Matches will now be called off definitively if a player or official is injured by a projectile thrown from the stands, the government said Thursday.
It was one of a series of measures announced after meetings between Interior Minister Gerald Darmanin and French football chiefs in the wake of a spate of incidents in the French league this season.
The government decided action needed to be taken after a match between Lyon and Marseille on Nov. 21 was brought to a halt when Marseille skipper Dimitri Payet was felled by a plastic bottle.
"If a referee or a player is injured by a projectile thrown from the stands the match will be automatically abandoned," the ministries of the interior, justice and sports said in a joint statement.
The authorities took over two hours to reach a decision to call off the Nov. 21 match – it will be replayed behind closed doors.
The government says that is far too long to deliberate and that decisions – over matches that are halted for other reasons – should be reached in 30 minutes max by a group that does not include the presidents of the football clubs concerned.

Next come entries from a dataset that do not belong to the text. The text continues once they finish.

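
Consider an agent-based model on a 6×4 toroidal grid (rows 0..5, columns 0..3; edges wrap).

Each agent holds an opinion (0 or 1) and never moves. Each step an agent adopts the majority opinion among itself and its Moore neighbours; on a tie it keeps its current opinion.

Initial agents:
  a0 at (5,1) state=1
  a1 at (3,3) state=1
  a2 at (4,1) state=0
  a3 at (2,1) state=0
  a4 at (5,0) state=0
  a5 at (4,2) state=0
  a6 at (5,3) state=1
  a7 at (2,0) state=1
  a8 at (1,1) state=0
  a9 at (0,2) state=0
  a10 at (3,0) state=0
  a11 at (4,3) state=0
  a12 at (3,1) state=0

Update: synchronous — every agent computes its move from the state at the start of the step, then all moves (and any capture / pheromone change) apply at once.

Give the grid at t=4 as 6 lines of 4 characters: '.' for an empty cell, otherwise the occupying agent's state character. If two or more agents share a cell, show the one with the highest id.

t=1: a0@(5,1):0 a1@(3,3):0 a2@(4,1):0 a3@(2,1):0 a4@(5,0):0 a5@(4,2):0 a6@(5,3):0 a7@(2,0):0 a8@(1,1):0 a9@(0,2):0 a10@(3,0):0 a11@(4,3):0 a12@(3,1):0
t=2: (unchanged — steady state)

..0.
.0..
00..
00.0
.000
00.0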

The call to prohibit the presidents from the decision-making process comes after Jean-Michel Aulas, Lyon president, received a five-match ban on Wednesday over his behavior regarding whether the Lyon-Marseille match should resume.
"There will be a clear dividing line regarding the competence of the match referee and the police over the stopping of matches," the ministerial statement said.
"A clearly thought out, unified and rapid decision must be reached," it added.
In addition, both the sale of plastic bottles on-site and bringing them into the stadium will be barred "by July 1, 2022, at the latest."
The ministerial troika – Darmanin was assisted by Sports Minister Roxana Maracineanu and Justice Minister Eric Dupond-Moretti – decided that the measures in place to bar supporters from stadiums are effective enough but could be "better applied."
Ligue 1 and tier two clubs must also have security measures in place from the 2022-23 season against projectiles being thrown, which the regional police chief can order them to install for particular matches.
No security net was in place at Lyon's stadium nor at matches involving Marseille at Montpellier and Nice in August, when its players were targeted with projectiles.
Payet for his part had criticized the government and football authorities Wednesday in an op-ed piece published by French daily Le Monde.
"I am surprised that the actors – the government, la Ligue, the clubs – do not assume a little more responsibility," he wrote, calling it "a collective abrogation of duty."